Diagnostic arthroscopy is a surgical procedure which directly visualizes the lesions like damaged menisci or cartilage.
Treatment of Knee Pain
The treatment of the knee pain depends on the cause.
Minor injuries can be managed at home with over the counter drugs and RICE therapy which stands for Rest, Ice, Compression and Elevation. The injured part should be protected as well [PRICE therapy]
This is very effective treatment for mild sprains. Severe injuries need immediate medical attention.
The dislocation need immediate reduction and immobilization. Fractures need immediate splinting followed by definitive treatment which could be operative or non operative.
Acute ligament injuries require immobilization followed by leg-strengthening exercises.
Cruciate ligament injury may require surgical reconstruction.
Acute traumatic meniscal tear in a young patient would need surgical treatment whereas degenerative meniscal tear can be treated by exercises alone.
Tendon ruptures would require surgical treatment either repair or reconstruction.
Osteoarthritis is treated by NSAIDs, life style modification, weight reduction and exercises. Severley damaged joints may benefit by joint replacement.
Rheumatoid arthritis requires treatment with disease modifying drugs, NSAIDs and life syle modification. Replacement arthroplasty is considered for severely damaged knee joints.
Gout and pseudogout treatment includes control of inflammation with anti-inflammatory medications and drugs aiming at reduction of crystal formation.
Conditions like tendonitis, patellofemoral syndrome and iliotibial band syndrome require treatment with NSAIDs and reduction/modification of activity
Prevention of Knee Pain
Some conditions like acute trauma cannot be prevented.
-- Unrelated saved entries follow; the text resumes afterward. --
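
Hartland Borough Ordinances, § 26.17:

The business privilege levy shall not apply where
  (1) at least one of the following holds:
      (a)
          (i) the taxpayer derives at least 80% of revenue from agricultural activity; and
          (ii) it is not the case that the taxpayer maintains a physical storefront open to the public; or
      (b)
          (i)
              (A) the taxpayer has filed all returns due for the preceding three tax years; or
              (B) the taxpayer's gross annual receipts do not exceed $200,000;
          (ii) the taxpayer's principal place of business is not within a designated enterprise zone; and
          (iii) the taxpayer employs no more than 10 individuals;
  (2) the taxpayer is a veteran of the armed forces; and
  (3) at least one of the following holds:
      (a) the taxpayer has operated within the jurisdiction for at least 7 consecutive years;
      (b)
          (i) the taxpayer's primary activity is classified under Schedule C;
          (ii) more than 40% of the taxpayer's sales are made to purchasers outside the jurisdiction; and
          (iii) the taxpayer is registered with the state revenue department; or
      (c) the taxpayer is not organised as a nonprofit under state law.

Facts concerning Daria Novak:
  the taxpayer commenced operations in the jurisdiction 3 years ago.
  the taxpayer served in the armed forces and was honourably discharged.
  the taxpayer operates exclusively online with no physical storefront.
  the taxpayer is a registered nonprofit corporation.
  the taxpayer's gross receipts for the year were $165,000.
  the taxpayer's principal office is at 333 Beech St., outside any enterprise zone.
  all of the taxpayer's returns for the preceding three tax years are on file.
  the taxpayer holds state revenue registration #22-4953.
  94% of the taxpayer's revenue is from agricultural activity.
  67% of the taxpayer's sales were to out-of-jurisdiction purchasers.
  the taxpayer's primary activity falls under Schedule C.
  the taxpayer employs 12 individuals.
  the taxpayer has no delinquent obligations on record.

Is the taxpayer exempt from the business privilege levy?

Yes — exempt.

(i) ≥80% agricultural — satisfied.
(ii) not (has storefront) — holds.
So (a) is satisfied (T AND T).
(A) returns current — holds.
(B) receipts ≤ $200,000 — holds.
(i): T OR T → true.
(ii) not (in enterprise zone) — met.
(iii) ≤ 10 employees — fails.
So (b) is not satisfied (T AND T AND F).
(1) = T OR F = true.
(2) veteran — met.
(a) ≥ 7 yrs in jurisdiction — not met.
(i) Schedule C activity — holds.
(ii) >40% out-of-jur. sales — met.
(iii) state-registered — met.
(b): T AND T AND T → true.
(c) not (nonprofit) — not satisfied.
(3) = F OR T OR F = true.
Overall: T AND T AND T → true.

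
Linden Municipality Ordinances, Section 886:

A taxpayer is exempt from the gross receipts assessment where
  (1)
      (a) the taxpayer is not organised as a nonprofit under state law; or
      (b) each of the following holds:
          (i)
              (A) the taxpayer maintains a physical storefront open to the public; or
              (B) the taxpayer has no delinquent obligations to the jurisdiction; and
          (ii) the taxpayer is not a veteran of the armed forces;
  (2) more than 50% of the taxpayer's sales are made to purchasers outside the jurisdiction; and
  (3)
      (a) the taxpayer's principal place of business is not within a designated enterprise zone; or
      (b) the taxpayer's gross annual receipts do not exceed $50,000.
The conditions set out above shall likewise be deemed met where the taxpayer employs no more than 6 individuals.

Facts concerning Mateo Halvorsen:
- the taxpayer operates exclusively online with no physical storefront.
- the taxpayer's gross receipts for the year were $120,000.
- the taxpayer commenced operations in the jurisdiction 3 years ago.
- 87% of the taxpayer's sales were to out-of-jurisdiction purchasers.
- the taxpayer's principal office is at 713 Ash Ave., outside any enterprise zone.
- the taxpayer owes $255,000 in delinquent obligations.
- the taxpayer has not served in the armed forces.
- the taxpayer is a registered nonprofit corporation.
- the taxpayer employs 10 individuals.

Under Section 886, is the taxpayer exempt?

No — not exempt.

(a) not (nonprofit) — not satisfied.
(A) has storefront — not satisfied.
(B) no delinquency — not met.
(i) = F OR F = false.
(ii) not (veteran) — holds.
(b): F AND T → false.
(1) = F OR F = false.
(2) >50% out-of-jur. sales — met.
(a) not (in enterprise zone) — met.
(b) receipts ≤ $50,000 — not satisfied.
(3) = T OR F = true.
Overall: F AND T AND T → false.
Exception (≤ 6 employees) — not satisfied.
Result: main false OR exception false → false.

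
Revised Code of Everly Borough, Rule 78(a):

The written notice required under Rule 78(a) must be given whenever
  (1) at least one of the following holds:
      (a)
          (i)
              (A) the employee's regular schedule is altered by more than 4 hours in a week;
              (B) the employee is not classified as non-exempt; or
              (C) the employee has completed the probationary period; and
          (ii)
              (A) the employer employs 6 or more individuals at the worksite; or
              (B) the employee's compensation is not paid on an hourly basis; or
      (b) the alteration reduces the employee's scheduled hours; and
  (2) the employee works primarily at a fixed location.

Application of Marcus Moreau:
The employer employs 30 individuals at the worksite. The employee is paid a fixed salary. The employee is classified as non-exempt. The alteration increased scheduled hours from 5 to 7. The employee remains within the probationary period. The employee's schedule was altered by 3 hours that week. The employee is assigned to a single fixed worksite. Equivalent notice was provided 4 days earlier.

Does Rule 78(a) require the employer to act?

No — not required.

(A) schedule shift > 4h — not met.
(B) not (non-exempt) — not satisfied.
(C) past probation — fails.
So (i) is not satisfied (F OR F OR F).
(A) ≥ 6 at site — satisfied.
(B) not (hourly-paid) — met.
(ii) = T OR T = true.
(a): F AND T → false.
(b) hours reduced — not satisfied.
So (1) is not satisfied (F OR F).
(2) fixed location — holds.
Overall = F AND T = false.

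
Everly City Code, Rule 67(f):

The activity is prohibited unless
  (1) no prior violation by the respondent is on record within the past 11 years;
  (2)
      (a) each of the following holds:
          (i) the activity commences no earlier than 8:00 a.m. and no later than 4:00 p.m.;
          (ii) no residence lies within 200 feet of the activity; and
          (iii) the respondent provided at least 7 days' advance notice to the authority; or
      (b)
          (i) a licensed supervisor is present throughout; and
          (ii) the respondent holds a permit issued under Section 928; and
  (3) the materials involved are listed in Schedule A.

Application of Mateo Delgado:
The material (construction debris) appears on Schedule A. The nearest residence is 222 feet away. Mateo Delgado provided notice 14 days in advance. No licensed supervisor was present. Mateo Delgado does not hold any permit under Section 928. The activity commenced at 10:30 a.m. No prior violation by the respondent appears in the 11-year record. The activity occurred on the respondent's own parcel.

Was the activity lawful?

Yes — lawful.

(1) no prior violation — holds.
(i) start within hours — met.
(ii) no residence in 200 ft — satisfied.
(iii) ≥7 days' notice — satisfied.
(a) = T AND T AND T = true.
(i) supervisor present — not satisfied.
(ii) holds permit — not met.
(b) = F AND F = false.
(2) = T OR F = true.
(3) Schedule A material — holds.
Overall: T AND T AND T → true.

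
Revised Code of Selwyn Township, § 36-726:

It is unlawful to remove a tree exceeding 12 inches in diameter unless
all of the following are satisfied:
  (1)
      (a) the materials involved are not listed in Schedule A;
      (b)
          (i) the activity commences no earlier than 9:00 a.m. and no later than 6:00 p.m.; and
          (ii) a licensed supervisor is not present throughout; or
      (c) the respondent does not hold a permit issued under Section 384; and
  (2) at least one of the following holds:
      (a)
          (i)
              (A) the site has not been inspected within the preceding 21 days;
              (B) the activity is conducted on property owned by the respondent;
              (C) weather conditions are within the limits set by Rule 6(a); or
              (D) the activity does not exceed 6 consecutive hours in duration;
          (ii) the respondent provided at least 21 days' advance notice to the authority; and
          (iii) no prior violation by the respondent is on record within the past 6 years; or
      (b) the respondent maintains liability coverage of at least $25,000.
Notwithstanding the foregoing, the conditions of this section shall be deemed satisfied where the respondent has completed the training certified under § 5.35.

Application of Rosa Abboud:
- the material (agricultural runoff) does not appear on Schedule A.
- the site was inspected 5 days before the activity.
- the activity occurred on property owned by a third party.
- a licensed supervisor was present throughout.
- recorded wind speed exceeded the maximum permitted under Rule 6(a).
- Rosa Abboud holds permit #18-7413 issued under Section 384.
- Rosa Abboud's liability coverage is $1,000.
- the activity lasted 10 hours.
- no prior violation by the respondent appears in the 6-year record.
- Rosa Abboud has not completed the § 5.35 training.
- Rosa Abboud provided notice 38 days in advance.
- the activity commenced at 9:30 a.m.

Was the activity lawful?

No — unlawful.

(a) not (Schedule A material) — met.
(i) start within hours — holds.
(ii) not (supervisor present) — not satisfied.
So (b) is not satisfied (T AND F).
(c) not (holds permit) — fails.
(1): T OR F OR F → true.
(A) not (site inspected) — not satisfied.
(B) own property — not satisfied.
(C) weather ok — not met.
(D) ≤ 6 hrs duration — fails.
So (i) is not satisfied (F OR F OR F OR F).
(ii) ≥21 days' notice — met.
(iii) no prior violation — holds.
So (a) is not satisfied (F AND T AND T).
(b) coverage ≥ $25,000 — fails.
(2): F OR F → false.
Overall = T AND F = false.
Exception (training certified) — not satisfied.
Result: main false OR exception false → false.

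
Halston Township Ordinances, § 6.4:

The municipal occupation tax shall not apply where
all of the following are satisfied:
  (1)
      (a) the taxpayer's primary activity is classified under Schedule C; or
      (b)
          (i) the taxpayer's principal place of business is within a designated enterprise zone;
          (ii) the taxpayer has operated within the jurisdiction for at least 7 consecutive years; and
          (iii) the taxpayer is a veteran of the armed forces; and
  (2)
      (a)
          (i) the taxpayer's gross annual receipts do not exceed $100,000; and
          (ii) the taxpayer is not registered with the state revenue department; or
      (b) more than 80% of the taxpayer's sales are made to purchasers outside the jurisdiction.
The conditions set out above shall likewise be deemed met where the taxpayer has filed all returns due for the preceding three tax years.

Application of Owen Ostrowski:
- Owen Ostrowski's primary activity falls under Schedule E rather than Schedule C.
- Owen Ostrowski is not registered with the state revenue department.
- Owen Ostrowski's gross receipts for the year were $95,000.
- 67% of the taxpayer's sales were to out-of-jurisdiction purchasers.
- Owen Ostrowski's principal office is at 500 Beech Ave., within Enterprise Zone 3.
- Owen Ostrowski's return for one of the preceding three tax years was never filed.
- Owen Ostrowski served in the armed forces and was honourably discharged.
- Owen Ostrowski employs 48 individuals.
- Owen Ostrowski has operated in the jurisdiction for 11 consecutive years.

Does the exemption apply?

(a) Schedule C activity — not met.
(i) in enterprise zone — satisfied.
(ii) ≥ 7 yrs in jurisdiction — met.
(iii) veteran — satisfied.
(b) = T AND T AND T = true.
(1) = F OR T = true.
(i) receipts ≤ $100,000 — holds.
(ii) not (state-registered) — satisfied.
(a) = T AND T = true.
(b) >80% out-of-jur. sales — fails.
So (2) is satisfied (T OR F).
So Overall is satisfied (T AND T).
Exception (returns current) — not satisfied.
Result: main true OR exception false → true.

Yes — exempt.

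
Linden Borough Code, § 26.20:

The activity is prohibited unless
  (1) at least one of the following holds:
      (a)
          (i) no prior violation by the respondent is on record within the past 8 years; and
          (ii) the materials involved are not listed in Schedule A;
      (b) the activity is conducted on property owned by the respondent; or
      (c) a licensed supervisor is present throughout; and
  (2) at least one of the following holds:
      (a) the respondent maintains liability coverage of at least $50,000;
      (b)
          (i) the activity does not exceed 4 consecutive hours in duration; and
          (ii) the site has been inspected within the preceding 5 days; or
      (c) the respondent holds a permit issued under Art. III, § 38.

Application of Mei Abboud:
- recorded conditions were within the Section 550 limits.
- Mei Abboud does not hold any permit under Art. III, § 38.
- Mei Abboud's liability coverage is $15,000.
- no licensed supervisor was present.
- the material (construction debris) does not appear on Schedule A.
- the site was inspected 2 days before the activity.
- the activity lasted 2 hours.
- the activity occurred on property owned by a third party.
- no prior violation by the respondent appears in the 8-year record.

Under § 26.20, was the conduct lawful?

Yes — lawful.

(i) no prior violation — met.
(ii) not (Schedule A material) — satisfied.
(a): T AND T → true.
(b) own property — fails.
(c) supervisor present — not met.
So (1) is satisfied (T OR F OR F).
(a) coverage ≥ $50,000 — fails.
(i) ≤ 4 hrs duration — met.
(ii) site inspected — satisfied.
(b) = T AND T = true.
(c) holds permit — not satisfied.
So (2) is satisfied (F OR T OR F).
Overall = T AND T = true.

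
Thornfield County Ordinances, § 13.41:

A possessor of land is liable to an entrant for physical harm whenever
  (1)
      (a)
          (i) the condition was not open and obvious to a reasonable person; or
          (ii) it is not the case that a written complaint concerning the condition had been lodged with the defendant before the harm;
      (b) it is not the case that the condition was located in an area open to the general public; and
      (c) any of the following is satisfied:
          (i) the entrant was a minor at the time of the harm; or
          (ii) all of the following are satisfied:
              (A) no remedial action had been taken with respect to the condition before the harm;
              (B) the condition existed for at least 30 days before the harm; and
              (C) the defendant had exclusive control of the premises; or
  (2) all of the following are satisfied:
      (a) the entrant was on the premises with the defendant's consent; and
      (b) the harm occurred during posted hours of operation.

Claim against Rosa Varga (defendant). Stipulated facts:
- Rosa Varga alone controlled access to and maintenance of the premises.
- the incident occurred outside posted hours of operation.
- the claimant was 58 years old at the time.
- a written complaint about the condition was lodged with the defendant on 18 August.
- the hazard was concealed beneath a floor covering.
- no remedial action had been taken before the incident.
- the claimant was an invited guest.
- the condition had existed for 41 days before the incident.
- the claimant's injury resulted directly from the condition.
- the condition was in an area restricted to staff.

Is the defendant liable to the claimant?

(i) not open/obvious — met.
(ii) not (complaint lodged) — not satisfied.
So (a) is satisfied (T OR F).
(b) not (public area) — satisfied.
(i) entrant a minor — fails.
(A) no remedial action — met.
(B) condition ≥30 days old — satisfied.
(C) exclusive control — holds.
(ii) = T AND T AND T = true.
So (c) is satisfied (F OR T).
(1): T AND T AND T → true.
(a) consent to enter — holds.
(b) during posted hours — not satisfied.
So (2) is not satisfied (T AND F).
Overall = T OR F = true.

Yes — liable.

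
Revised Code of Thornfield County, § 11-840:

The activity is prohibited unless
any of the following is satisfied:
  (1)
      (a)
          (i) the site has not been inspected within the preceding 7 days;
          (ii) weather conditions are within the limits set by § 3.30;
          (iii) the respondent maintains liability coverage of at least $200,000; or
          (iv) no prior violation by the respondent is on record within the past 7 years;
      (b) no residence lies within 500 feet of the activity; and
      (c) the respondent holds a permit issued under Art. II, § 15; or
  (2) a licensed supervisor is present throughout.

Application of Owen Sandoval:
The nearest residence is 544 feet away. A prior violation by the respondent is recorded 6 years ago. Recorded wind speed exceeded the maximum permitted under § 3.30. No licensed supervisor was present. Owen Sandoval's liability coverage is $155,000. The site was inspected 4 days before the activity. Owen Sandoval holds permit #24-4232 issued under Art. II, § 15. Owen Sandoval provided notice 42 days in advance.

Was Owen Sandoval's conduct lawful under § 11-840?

No — unlawful.

(i) not (site inspected) — not satisfied.
(ii) weather ok — fails.
(iii) coverage ≥ $200,000 — not met.
(iv) no prior violation — not met.
So (a) is not satisfied (F OR F OR F OR F).
(b) no residence in 500 ft — holds.
(c) holds permit — satisfied.
(1): F AND T AND T → false.
(2) supervisor present — not satisfied.
Overall: F OR F → false.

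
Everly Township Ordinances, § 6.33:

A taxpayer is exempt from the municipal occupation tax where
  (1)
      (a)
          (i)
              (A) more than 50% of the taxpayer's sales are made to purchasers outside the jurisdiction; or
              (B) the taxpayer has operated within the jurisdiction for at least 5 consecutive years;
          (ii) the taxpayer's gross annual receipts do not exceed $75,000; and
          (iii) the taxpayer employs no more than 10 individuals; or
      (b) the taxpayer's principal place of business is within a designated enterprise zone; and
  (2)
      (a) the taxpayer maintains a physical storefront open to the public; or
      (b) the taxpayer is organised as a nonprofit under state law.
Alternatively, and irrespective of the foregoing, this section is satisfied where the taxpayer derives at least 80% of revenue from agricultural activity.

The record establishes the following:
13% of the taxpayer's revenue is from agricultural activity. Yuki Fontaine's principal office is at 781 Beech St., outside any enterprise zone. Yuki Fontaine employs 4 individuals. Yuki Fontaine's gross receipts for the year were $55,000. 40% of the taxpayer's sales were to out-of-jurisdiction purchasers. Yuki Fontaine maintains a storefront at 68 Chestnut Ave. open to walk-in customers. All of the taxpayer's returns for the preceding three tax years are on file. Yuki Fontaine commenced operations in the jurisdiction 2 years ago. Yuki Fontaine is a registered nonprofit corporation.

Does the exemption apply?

No — not exempt.

(A) >50% out-of-jur. sales — not met.
(B) ≥ 5 yrs in jurisdiction — not met.
(i): F OR F → false.
(ii) receipts ≤ $75,000 — satisfied.
(iii) ≤ 10 employees — met.
So (a) is not satisfied (F AND T AND T).
(b) in enterprise zone — not satisfied.
So (1) is not satisfied (F OR F).
(a) has storefront — met.
(b) nonprofit — met.
(2): T OR T → true.
Overall = F AND T = false.
Exception (≥80% agricultural) — not satisfied.
Result: main false OR exception false → false.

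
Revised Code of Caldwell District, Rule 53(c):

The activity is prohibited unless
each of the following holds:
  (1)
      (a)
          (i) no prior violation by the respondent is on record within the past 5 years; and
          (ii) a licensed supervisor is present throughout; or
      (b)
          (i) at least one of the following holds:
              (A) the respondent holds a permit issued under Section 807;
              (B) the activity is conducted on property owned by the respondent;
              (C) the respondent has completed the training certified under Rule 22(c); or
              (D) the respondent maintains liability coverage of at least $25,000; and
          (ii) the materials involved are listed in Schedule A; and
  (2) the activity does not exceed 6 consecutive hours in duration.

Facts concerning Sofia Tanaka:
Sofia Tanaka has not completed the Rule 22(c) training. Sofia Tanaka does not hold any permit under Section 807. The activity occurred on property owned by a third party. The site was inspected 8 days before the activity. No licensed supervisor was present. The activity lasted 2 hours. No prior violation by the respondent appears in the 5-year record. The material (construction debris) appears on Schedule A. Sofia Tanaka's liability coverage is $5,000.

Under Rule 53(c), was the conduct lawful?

No — unlawful.

(i) no prior violation — holds.
(ii) supervisor present — fails.
(a): T AND F → false.
(A) holds permit — not satisfied.
(B) own property — not met.
(C) training certified — not met.
(D) coverage ≥ $25,000 — not met.
(i) = F OR F OR F OR F = false.
(ii) Schedule A material — holds.
(b): F AND T → false.
(1): F OR F → false.
(2) ≤ 6 hrs duration — met.
Overall: F AND T → false.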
Risk factors for activity related injury are lack of proper warm up and sudden increase in training severity and duration.
Obesity is a risk factor for osteoarthritis of the knee. Smoking is a risk factor for rheumatoid arthritis.
Weight control reduces the forces placed on the knee during both athletics and everyday walking and may lessen the chance of wear and tear. Muscle strengthening, stretching and judicious exercises reduce the chance of injury during activities.